Parallels can be seen in permaculture design principles, which take advantage of natural energy flows to the maximum possible extent, and favour low-energy development in general.

And at larger scale, Bhutan’s efforts to pursue a development path based on Gross National Happiness in preference to GDP growth are potentially aligned with a demand sufficiency ethos.

Policy Recommendations

  • Introduce approaches to establishing urban development purposes and priorities that acknowledge the ‘psychosocial dynamics’ of human well-being, in place of a reliance on conventional development indices (including subjective well-being). See [4]
  • Introduce the concept of ‘effective speed’ as a performance measure in urban transport planning. See [5];[6]
  • Promote urban design principles and practices that encourage or require reduced transit speeds for mechanised transport, in order to allow active transport modes (and alternative non-transport uses of public space) to compete on a more equal footing.
  • Promote and support reduced and flexible working hours, in order to increase the viability of ‘human powered’ options for meeting basic needs by reducing time pressure.

References

[1] Hardin, G. (1968). The tragedy of the commons. Science, 162 (3859), 1243-1248.

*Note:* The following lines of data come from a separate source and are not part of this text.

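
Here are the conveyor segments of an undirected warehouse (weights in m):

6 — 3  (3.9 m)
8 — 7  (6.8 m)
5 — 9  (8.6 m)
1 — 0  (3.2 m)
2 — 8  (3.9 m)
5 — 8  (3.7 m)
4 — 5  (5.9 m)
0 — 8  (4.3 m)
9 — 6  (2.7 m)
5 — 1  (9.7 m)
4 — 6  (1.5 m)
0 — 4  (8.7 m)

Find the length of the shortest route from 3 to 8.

15 m

Candidate routes:
3 - 6 - 4 - 5 - 8: 3.9+1.5+5.9+3.7 = 15
3 - 6 - 4 - 0 - 8: 3.9+1.5+8.7+4.3 = 18.4
Cheapest is 3 - 6 - 4 - 5 - 8 at 15 m.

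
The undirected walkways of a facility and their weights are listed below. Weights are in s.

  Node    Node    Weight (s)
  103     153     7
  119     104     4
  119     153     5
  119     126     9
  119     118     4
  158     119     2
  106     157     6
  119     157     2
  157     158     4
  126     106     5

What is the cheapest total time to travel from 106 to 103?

Enumerating some paths:
106 → 157 → 158 → 119 → 153 → 103: 6+4+2+5+7 = 24
106 → 126 → 119 → 153 → 103: 5+9+5+7 = 26
106 → 157 → 119 → 153 → 103: 6+2+5+7 = 20
The minimum is 20 s via 106 → 157 → 119 → 153 → 103.

20 s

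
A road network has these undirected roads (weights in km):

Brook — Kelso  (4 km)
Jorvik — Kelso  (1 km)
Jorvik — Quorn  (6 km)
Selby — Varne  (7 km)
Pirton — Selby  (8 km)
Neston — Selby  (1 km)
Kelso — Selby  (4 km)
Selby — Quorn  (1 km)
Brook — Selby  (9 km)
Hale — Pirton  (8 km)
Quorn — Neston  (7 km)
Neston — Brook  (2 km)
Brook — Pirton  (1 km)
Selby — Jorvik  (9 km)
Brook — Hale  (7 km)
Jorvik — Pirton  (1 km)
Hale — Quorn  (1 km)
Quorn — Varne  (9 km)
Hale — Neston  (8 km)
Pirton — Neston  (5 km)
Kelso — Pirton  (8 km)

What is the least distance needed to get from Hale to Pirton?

Settle nodes by increasing distance from Hale:
Hale: 0
Quorn: 1  (via Hale)
Selby: 2  (via Quorn)
Neston: 3  (via Selby)
Brook: 5  (via Neston)
Pirton: 6  (via Brook)
Shortest route: Hale–Quorn–Selby–Neston–Brook–Pirton = 6 km.

6 km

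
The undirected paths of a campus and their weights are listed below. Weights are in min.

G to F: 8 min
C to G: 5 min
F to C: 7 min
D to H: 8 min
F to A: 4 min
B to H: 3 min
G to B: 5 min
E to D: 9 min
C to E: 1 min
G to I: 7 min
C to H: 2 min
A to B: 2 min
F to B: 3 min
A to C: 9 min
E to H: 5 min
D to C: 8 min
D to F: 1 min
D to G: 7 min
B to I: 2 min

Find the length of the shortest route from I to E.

Shortest distances from I:
I: 0
B: 2  (via I)
A: 4  (via B)
F: 5  (via B)
H: 5  (via B)
D: 6  (via F)
C: 7  (via H)
G: 7  (via I)
E: 8  (via C)
Shortest route: I → B → H → C → E = 8 min.

8 min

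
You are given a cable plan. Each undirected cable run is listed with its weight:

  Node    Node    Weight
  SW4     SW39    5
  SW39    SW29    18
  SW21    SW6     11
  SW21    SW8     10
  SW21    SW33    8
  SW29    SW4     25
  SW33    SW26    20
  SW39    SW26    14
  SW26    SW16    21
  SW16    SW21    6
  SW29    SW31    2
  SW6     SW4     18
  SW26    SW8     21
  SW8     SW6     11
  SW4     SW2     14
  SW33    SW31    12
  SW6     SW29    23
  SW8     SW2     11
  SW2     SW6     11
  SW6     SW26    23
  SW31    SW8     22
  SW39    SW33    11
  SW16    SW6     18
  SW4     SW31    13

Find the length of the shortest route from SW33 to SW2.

Compare a few routes:
SW33–SW21–SW8–SW2: 8+10+11 = 29
SW33–SW21–SW6–SW2: 8+11+11 = 30
Cheapest is SW33–SW21–SW8–SW2 at 29.

29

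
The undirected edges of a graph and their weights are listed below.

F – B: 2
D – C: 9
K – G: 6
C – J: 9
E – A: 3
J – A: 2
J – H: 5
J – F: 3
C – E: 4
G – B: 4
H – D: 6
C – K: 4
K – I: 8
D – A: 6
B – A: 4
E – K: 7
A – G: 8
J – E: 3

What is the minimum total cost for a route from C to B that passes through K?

Best C to K: C–K costing 4
Best K to B: K–G–B costing 10
Total via K: 4 + 10 = 14.

14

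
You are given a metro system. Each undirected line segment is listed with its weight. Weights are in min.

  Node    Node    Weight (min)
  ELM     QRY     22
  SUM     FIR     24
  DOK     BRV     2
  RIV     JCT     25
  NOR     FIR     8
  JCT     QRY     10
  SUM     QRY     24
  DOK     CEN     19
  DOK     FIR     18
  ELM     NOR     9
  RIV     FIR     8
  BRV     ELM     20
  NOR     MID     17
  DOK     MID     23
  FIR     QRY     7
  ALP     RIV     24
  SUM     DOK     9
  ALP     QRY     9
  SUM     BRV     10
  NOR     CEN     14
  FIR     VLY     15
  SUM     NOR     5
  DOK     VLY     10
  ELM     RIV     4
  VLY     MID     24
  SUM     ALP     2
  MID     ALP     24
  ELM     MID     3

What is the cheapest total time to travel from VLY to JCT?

Shortest distances from VLY:
VLY: 0
DOK: 10  (via VLY)
BRV: 12  (via DOK)
FIR: 15  (via VLY)
SUM: 19  (via DOK)
ALP: 21  (via SUM)
QRY: 22  (via FIR)
RIV: 23  (via FIR)
NOR: 23  (via FIR)
MID: 24  (via VLY)
ELM: 27  (via RIV)
CEN: 29  (via DOK)
JCT: 32  (via QRY)
Shortest route: VLY–FIR–QRY–JCT = 32 min.

32 min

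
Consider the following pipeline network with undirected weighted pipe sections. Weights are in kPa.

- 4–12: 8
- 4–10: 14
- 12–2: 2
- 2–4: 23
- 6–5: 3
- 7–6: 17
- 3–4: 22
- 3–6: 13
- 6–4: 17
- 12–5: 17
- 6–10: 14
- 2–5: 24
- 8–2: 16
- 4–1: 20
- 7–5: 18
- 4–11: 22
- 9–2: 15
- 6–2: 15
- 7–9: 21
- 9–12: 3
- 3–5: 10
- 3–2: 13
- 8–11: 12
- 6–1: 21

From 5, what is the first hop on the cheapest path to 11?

Compare a few routes:
5 → 6 → 4 → 11: 3+17+22 = 42
5 → 12 → 2 → 8 → 11: 17+2+16+12 = 47
5 → 12 → 4 → 11: 17+8+22 = 47
5 → 6 → 2 → 8 → 11: 3+15+16+12 = 46
Cheapest is 5 → 6 → 4 → 11 at 42 kPa.
So from 5 the first move is to 6.

6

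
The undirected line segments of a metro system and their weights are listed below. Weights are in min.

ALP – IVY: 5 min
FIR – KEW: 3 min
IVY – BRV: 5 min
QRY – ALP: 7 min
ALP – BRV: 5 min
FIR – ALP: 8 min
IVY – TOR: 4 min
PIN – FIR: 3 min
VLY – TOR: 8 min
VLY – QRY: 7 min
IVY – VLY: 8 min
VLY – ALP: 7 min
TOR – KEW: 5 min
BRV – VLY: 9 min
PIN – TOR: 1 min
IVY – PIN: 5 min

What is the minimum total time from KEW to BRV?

Settle nodes by increasing distance from KEW:
KEW: 0
FIR: 3  (via KEW)
TOR: 5  (via KEW)
PIN: 6  (via FIR)
IVY: 9  (via TOR)
ALP: 11  (via FIR)
VLY: 13  (via TOR)
BRV: 14  (via IVY)
Shortest route: KEW–TOR–IVY–BRV = 14 min.

14 min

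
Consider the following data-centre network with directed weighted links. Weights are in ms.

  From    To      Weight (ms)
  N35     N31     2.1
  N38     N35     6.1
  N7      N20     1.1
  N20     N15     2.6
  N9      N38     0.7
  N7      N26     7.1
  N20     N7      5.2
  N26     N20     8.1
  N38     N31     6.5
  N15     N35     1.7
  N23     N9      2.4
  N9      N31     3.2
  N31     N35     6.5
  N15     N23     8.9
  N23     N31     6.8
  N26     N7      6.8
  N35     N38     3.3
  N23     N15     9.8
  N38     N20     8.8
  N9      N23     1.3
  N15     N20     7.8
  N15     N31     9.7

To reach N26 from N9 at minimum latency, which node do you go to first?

Candidate routes:
N9–N38–N20–N7–N26: 0.7+8.8+5.2+7.1 = 21.8
N9–N23–N15–N20–N7–N26: 1.3+9.8+7.8+5.2+7.1 = 31.2
N9–N31–N35–N38–N20–N7–N26: 3.2+6.5+3.3+8.8+5.2+7.1 = 34.1
The minimum is 21.8 ms via N9–N38–N20–N7–N26.
So from N9 the first move is to N38.

N38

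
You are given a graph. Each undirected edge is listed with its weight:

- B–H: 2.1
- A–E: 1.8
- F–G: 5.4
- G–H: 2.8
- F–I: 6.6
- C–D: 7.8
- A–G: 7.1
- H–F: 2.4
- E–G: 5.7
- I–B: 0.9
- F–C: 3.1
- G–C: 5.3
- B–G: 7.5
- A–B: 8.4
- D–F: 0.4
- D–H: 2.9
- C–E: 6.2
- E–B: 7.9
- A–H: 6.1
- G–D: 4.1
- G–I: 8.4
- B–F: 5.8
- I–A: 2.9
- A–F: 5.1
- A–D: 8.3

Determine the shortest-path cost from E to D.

Running Dijkstra from E:
E: 0
A: 1.8  (via E)
I: 4.7  (via A)
B: 5.6  (via I)
G: 5.7  (via E)
C: 6.2  (via E)
F: 6.9  (via A)
D: 7.3  (via F)
Shortest route: E–A–F–D = 7.3.

7.3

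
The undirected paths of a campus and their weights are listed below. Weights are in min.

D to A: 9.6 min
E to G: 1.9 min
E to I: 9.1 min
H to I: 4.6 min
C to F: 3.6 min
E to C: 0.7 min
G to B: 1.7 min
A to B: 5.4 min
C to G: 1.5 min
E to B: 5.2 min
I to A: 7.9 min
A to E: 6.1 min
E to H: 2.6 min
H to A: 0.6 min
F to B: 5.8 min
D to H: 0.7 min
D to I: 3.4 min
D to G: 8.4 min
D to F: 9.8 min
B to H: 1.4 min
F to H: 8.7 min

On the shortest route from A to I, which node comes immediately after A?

Candidate routes:
A → B → H → D → I: 5.4+1.4+0.7+3.4 = 10.9
A → H → I: 0.6+4.6 = 5.2
A → H → D → I: 0.6+0.7+3.4 = 4.7
A → I: 7.9 = 7.9
The minimum is 4.7 min via A → H → D → I.
So from A the first move is to H.

H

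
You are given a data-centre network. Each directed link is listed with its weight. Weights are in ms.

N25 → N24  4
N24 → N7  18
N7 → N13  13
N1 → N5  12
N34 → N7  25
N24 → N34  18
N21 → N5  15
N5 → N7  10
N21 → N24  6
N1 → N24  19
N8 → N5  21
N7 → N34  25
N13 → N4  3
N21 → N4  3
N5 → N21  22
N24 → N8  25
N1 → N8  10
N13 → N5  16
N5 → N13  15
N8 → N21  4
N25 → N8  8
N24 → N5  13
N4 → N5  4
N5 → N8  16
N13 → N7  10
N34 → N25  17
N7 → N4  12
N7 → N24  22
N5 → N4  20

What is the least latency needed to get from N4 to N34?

39 ms

Settle nodes by increasing distance from N4:
N4: 0
N5: 4  (via N4)
N7: 14  (via N5)
N13: 19  (via N5)
N8: 20  (via N5)
N21: 24  (via N8)
N24: 30  (via N21)
N34: 39  (via N7)
Shortest route: N4 → N5 → N7 → N34 = 39 ms.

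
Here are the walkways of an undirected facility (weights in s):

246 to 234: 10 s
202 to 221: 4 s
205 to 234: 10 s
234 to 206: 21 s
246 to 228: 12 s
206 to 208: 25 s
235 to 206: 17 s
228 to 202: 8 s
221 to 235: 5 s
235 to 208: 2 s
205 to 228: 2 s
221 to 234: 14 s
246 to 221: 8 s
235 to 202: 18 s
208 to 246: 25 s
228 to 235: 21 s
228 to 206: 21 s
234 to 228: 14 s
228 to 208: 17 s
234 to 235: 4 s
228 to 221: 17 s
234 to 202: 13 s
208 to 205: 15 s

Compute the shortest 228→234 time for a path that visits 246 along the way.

22 s

Shortest 228→246: 228–246 = 12
Best 246 to 234: 246–234 costing 10
Total via 246: 12 + 10 = 22 s.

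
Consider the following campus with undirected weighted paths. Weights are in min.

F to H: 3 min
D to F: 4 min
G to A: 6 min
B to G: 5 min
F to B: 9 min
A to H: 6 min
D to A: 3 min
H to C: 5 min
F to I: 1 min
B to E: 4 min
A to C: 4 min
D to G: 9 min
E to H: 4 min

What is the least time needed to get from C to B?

Shortest distances from C:
C: 0
A: 4  (via C)
H: 5  (via C)
D: 7  (via A)
F: 8  (via H)
E: 9  (via H)
I: 9  (via F)
G: 10  (via A)
B: 13  (via E)
Shortest route: C–H–E–B = 13 min.

13 min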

[2]  Ramos, J. M. (Ed.). (2016). The City as Commons: A Policy Reader. Melbourne, Australia: Commons Transition Coalition.

[3] Illich, I. (1974), Energy and Equity,  Vol. 45, Anshen, R. N. (Ed.), Harper & Row, New York.

[4] Eckersley, R. M. (2016), “Is the West really the best? Modernisation and the psychosocial dynamics of human progress and development”, Oxford Development Studies, Vol., pp. 1-17.

[5] Tranter, P. J. & May, M. (2005), “Questioning the need for speed: can “effective speed” guide change in travel behaviour and transport policy?”, Proceedings of the 28th Australasian Transport Research Forum, 28–30 September, Sydney, viewed at http://atrf.info/papers/2005/2005_tranter_may.pdf.

[6] May, M., Tranter, P. J. & Warn, J. R. (2011), “Progressing road safety through deep change and transformational leadership”, Journal of Transport Geography, Vol. 19 No. 6, pp. 1423-1430.